Positive and Negative Interactions Through Strokes
A handshake, a wave, and a smile are a few examples of a unit of social exchange between people that is referred to as a "stroke." A stroke is some form of acknowledgment. Perhaps you compliment someone, or simply acknowledge their presence; that is a positive stroke.

Strokes can also be negative, though they may not appear that way. For example, someone compliments your hair and says. "Your hair looks nice today." The message, be it sincere or not, is that you look nice today, but implies you don't look nice on other days. This is what is termed a negative stroke. "You are very smart -- typically," could be another. There is something tagged on to the statement that first appears positive, but is not.

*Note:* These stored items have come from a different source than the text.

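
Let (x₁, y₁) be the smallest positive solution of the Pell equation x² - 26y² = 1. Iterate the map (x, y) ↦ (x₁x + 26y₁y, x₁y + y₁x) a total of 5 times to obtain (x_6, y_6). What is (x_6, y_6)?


Step 1: Find the fundamental solution (x₁, y₁) of x² - 26y² = 1.
  Expand √26 as a continued fraction. a₀ = ⌊√26⌋ = 5; iterate m_{k+1} = d_k·a_k − m_k, d_{k+1} = (26 − m_{k+1}²)/d_k, a_{k+1} = ⌊(a₀ + m_{k+1})/d_{k+1}⌋ (starting m₀ = 0, d₀ = 1), with convergents p_k = a_k·p_{k-1} + p_{k-2}, q_k = a_k·q_{k-1} + q_{k-2} (p₋₁ = 1, q₋₁ = 0):
  k = 0: a₀ = 5; p₀/q₀ = 5/1; p₀² − 26·q₀² = 25 − 26 = -1.
  k = 1: m = 5, d = 1, a = ⌊(5 + 5)/1⌋ = 10; p/q = (10·5 + 1)/(10·1 + 0) = 51/10; p² − 26·q² = 2601 − 2600 = 1.
  The first convergent with p² − 26·q² = 1 gives the fundamental solution (x₁, y₁) = (51, 10).
Step 2: Apply the recurrence (x_{n+1}, y_{n+1}) = (x₁x_n + 26y₁y_n, x₁y_n + y₁x_n) repeatedly.
  From (x_1, y_1) = (51, 10): x_2 = 51·51 + 26·10·10 = 5201; y_2 = 51·10 + 10·51 = 1020.
  From (x_2, y_2) = (5201, 1020): x_3 = 51·5201 + 26·10·1020 = 530451; y_3 = 51·1020 + 10·5201 = 104030.
  From (x_3, y_3) = (530451, 104030): x_4 = 51·530451 + 26·10·104030 = 54100801; y_4 = 51·104030 + 10·530451 = 10610040.
  From (x_4, y_4) = (54100801, 10610040): x_5 = 51·54100801 + 26·10·10610040 = 5517751251; y_5 = 51·10610040 + 10·54100801 = 1082120050.
  From (x_5, y_5) = (5517751251, 1082120050): x_6 = 51·5517751251 + 26·10·1082120050 = 562756526801; y_6 = 51·1082120050 + 10·5517751251 = 110365635060.
Step 3: Verify x_6² - 26·y_6² = 316694908457124631293601 - 316694908457124631293600 = 1 (should be 1). ✓

(x_1, y_1) = (51, 10); (x_6, y_6) = (562756526801, 110365635060).


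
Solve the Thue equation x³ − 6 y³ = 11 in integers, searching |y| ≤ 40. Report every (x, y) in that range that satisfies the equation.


The equation is x³ - 6y³ = 11. For fixed y, x³ = 6·y³ + 11, so a solution requires the RHS to be a perfect cube.
Strategy: iterate y from -40 to 40, compute RHS = 6·y³ + 11, and check whether it is a (positive or negative) perfect cube.
Check small values of y:
  y = 0: RHS = 11 is not a perfect cube.
  y = 1: RHS = 17 is not a perfect cube.
  y = -1: RHS = 5 is not a perfect cube.
  y = 2: RHS = 59 is not a perfect cube.
  y = -2: RHS = -37 is not a perfect cube.
  y = 3: RHS = 173 is not a perfect cube.
  y = -3: RHS = -151 is not a perfect cube.
Continuing the search up to |y| = 40 finds no solutions either.
No (x, y) in the scanned range satisfies the equation.

No integer solutions with |y| ≤ 40.


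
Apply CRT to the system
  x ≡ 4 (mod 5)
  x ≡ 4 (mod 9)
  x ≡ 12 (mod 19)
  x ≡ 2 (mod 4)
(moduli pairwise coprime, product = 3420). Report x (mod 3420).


Product of moduli M = 5 · 9 · 19 · 4 = 3420.
Merge one congruence at a time:
  Start: x ≡ 4 (mod 5).
  Combine with x ≡ 4 (mod 9); new modulus lcm = 45.
    Write x = 4 + 5·t and substitute into x ≡ 4 (mod 9): 5·t ≡ 4 − 4 = 0 (mod 9).
    The inverse of 5 mod 9 is 2 (since 5·2 = 10 = 1·9 + 1), so t ≡ 2·0 = 0 ≡ 0 (mod 9).
    Then x = 4 + 5·0 = 4, valid modulo lcm(5, 9) = 45: x ≡ 4 (mod 45).
  Combine with x ≡ 12 (mod 19); new modulus lcm = 855.
    Write x = 4 + 45·t and substitute into x ≡ 12 (mod 19): 45·t ≡ 12 − 4 = 8 (mod 19).
    Reduce coefficients mod 19: 7·t ≡ 8 (mod 19).
    The inverse of 7 mod 19 is 11 (since 7·11 = 77 = 4·19 + 1), so t ≡ 11·8 = 88 ≡ 12 (mod 19).
    Then x = 4 + 45·12 = 544, valid modulo lcm(45, 19) = 855: x ≡ 544 (mod 855).
  Combine with x ≡ 2 (mod 4); new modulus lcm = 3420.
    Write x = 544 + 855·t and substitute into x ≡ 2 (mod 4): 855·t ≡ 2 − 544 = -542 (mod 4).
    Reduce coefficients mod 4: 3·t ≡ 2 (mod 4).
    The inverse of 3 mod 4 is 3 (since 3·3 = 9 = 2·4 + 1), so t ≡ 3·2 = 6 ≡ 2 (mod 4).
    Then x = 544 + 855·2 = 2254, valid modulo lcm(855, 4) = 3420: x ≡ 2254 (mod 3420).
Verify against each original: 2254 mod 5 = 4, 2254 mod 9 = 4, 2254 mod 19 = 12, 2254 mod 4 = 2.

x ≡ 2254 (mod 3420).


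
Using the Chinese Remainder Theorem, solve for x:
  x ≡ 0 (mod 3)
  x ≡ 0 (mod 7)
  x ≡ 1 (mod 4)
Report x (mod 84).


Moduli 3, 7, 4 are pairwise coprime; by CRT there is a unique solution modulo M = 3 · 7 · 4 = 84.
Solve pairwise, accumulating the modulus:
  Start with x ≡ 0 (mod 3).
  Combine with x ≡ 0 (mod 7): since gcd(3, 7) = 1, we get a unique residue mod 21.
    Write x = 0 + 3·t and substitute into x ≡ 0 (mod 7): 3·t ≡ 0 − 0 = 0 (mod 7).
    The inverse of 3 mod 7 is 5 (since 3·5 = 15 = 2·7 + 1), so t ≡ 5·0 = 0 ≡ 0 (mod 7).
    Then x = 0 + 3·0 = 0, valid modulo lcm(3, 7) = 21: x ≡ 0 (mod 21).
  Combine with x ≡ 1 (mod 4): since gcd(21, 4) = 1, we get a unique residue mod 84.
    Write x = 0 + 21·t and substitute into x ≡ 1 (mod 4): 21·t ≡ 1 − 0 = 1 (mod 4).
    Reduce coefficients mod 4: 1·t ≡ 1 (mod 4).
    So t ≡ 1 (mod 4).
    Then x = 0 + 21·1 = 21, valid modulo lcm(21, 4) = 84: x ≡ 21 (mod 84).
Verify: 21 mod 3 = 0 ✓, 21 mod 7 = 0 ✓, 21 mod 4 = 1 ✓.

x ≡ 21 (mod 84).


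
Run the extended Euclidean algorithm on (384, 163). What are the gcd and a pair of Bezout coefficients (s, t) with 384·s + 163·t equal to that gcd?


Euclidean algorithm on (384, 163) — divide until remainder is 0:
  384 = 2 · 163 + 58
  163 = 2 · 58 + 47
  58 = 1 · 47 + 11
  47 = 4 · 11 + 3
  11 = 3 · 3 + 2
  3 = 1 · 2 + 1
  2 = 2 · 1 + 0
gcd(384, 163) = 1.
Track Bezout coefficients alongside the remainders: start with r₀ = 384 = a·1 + b·0 (s = 1, t = 0) and r₁ = 163 = a·0 + b·1 (s = 0, t = 1); each new remainder r_{k+1} = r_{k-1} − q_k·r_k inherits s_{k+1} = s_{k-1} − q_k·s_k, t_{k+1} = t_{k-1} − q_k·t_k, so r_k = a·s_k + b·t_k at every step:
  q = 2: r = 58, s = 1 − 2·0 = 1, t = 0 − 2·1 = -2  (check: 384·1 + 163·(-2) = 58)
  q = 2: r = 47, s = 0 − 2·1 = -2, t = 1 − 2·(-2) = 5  (check: 384·(-2) + 163·5 = 47)
  q = 1: r = 11, s = 1 − 1·(-2) = 3, t = -2 − 1·5 = -7  (check: 384·3 + 163·(-7) = 11)
  q = 4: r = 3, s = -2 − 4·3 = -14, t = 5 − 4·(-7) = 33  (check: 384·(-14) + 163·33 = 3)
  q = 3: r = 2, s = 3 − 3·(-14) = 45, t = -7 − 3·33 = -106  (check: 384·45 + 163·(-106) = 2)
  q = 1: r = 1, s = -14 − 1·45 = -59, t = 33 − 1·(-106) = 139  (check: 384·(-59) + 163·139 = 1)
The row with r = 1 (the gcd) gives the Bezout coefficients s = -59, t = 139.
Result: 384 · (-59) + 163 · (139) = 1.

gcd(384, 163) = 1; s = -59, t = 139 (check: 384·(-59) + 163·139 = 1).


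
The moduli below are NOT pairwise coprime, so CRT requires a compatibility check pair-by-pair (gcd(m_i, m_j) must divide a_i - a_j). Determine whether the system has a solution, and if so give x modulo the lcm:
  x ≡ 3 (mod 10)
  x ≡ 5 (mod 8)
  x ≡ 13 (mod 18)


Moduli 10, 8, 18 are not pairwise coprime, so CRT works modulo lcm(m_i) when all pairwise compatibility conditions hold.
Pairwise compatibility: gcd(m_i, m_j) must divide a_i - a_j for every pair.
Merge one congruence at a time:
  Start: x ≡ 3 (mod 10).
  Combine with x ≡ 5 (mod 8): gcd(10, 8) = 2; 5 - 3 = 2, which IS divisible by 2, so compatible.
    Write x = 3 + 10·t and substitute into x ≡ 5 (mod 8): 10·t ≡ 5 − 3 = 2 (mod 8).
    Divide the congruence (and modulus) by g = 2: 5·t ≡ 1 (mod 4).
    Reduce coefficients mod 4: 1·t ≡ 1 (mod 4).
    So t ≡ 1 (mod 4).
    Then x = 3 + 10·1 = 13, valid modulo lcm(10, 8) = 40: x ≡ 13 (mod 40).
  Combine with x ≡ 13 (mod 18): gcd(40, 18) = 2; 13 - 13 = 0, which IS divisible by 2, so compatible.
    Write x = 13 + 40·t and substitute into x ≡ 13 (mod 18): 40·t ≡ 13 − 13 = 0 (mod 18).
    Divide the congruence (and modulus) by g = 2: 20·t ≡ 0 (mod 9).
    Reduce coefficients mod 9: 2·t ≡ 0 (mod 9).
    The inverse of 2 mod 9 is 5 (since 2·5 = 10 = 1·9 + 1), so t ≡ 5·0 = 0 ≡ 0 (mod 9).
    Then x = 13 + 40·0 = 13, valid modulo lcm(40, 18) = 360: x ≡ 13 (mod 360).
Verify: 13 mod 10 = 3, 13 mod 8 = 5, 13 mod 18 = 13.

x ≡ 13 (mod 360).


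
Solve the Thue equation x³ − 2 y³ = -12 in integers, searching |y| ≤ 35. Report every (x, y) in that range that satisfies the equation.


The equation is x³ - 2y³ = -12. For fixed y, x³ = 2·y³ − 12, so a solution requires the RHS to be a perfect cube.
Strategy: iterate y from -35 to 35, compute RHS = 2·y³ − 12, and check whether it is a (positive or negative) perfect cube.
Check small values of y:
  y = 0: RHS = -12 is not a perfect cube.
  y = 1: RHS = -10 is not a perfect cube.
  y = -1: RHS = -14 is not a perfect cube.
  y = 2: RHS = 4 is not a perfect cube.
  y = -2: RHS = -28 is not a perfect cube.
  y = 3: RHS = 42 is not a perfect cube.
  y = -3: RHS = -66 is not a perfect cube.
Continuing the search up to |y| = 35 finds no solutions either.
No (x, y) in the scanned range satisfies the equation.

No integer solutions with |y| ≤ 35.


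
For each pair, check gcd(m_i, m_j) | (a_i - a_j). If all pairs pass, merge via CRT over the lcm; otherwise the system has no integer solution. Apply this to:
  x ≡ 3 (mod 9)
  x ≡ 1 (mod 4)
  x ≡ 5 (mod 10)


Moduli 9, 4, 10 are not pairwise coprime, so CRT works modulo lcm(m_i) when all pairwise compatibility conditions hold.
Pairwise compatibility: gcd(m_i, m_j) must divide a_i - a_j for every pair.
Merge one congruence at a time:
  Start: x ≡ 3 (mod 9).
  Combine with x ≡ 1 (mod 4): gcd(9, 4) = 1; 1 - 3 = -2, which IS divisible by 1, so compatible.
    Write x = 3 + 9·t and substitute into x ≡ 1 (mod 4): 9·t ≡ 1 − 3 = -2 (mod 4).
    Reduce coefficients mod 4: 1·t ≡ 2 (mod 4).
    So t ≡ 2 (mod 4).
    Then x = 3 + 9·2 = 21, valid modulo lcm(9, 4) = 36: x ≡ 21 (mod 36).
  Combine with x ≡ 5 (mod 10): gcd(36, 10) = 2; 5 - 21 = -16, which IS divisible by 2, so compatible.
    Write x = 21 + 36·t and substitute into x ≡ 5 (mod 10): 36·t ≡ 5 − 21 = -16 (mod 10).
    Divide the congruence (and modulus) by g = 2: 18·t ≡ -8 (mod 5).
    Reduce coefficients mod 5: 3·t ≡ 2 (mod 5).
    The inverse of 3 mod 5 is 2 (since 3·2 = 6 = 1·5 + 1), so t ≡ 2·2 = 4 ≡ 4 (mod 5).
    Then x = 21 + 36·4 = 165, valid modulo lcm(36, 10) = 180: x ≡ 165 (mod 180).
Verify: 165 mod 9 = 3, 165 mod 4 = 1, 165 mod 10 = 5.

x ≡ 165 (mod 180).


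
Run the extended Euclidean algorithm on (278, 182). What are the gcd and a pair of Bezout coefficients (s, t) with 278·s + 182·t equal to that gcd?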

Conditional positive strokes mean, "I will say positive things about you until you do not conform to my beliefs. Then I will withdraw."

How many times have we met people who gush on and on and tell us how great we look, how thin, how young etc., but we know these comments are superficial. These people appear to be giving Positive Strokes, but we don't believe them. These kinds of phony strokes are called "marshmallows." When people give them to you, it is often said they are throwing marshmallows.

Human transactions can be defined and understood in terms of the tools and skills provided by Transactional Analysis. Using these tools can help us navigate our relationships and understand people better. They also can make our relationships flow.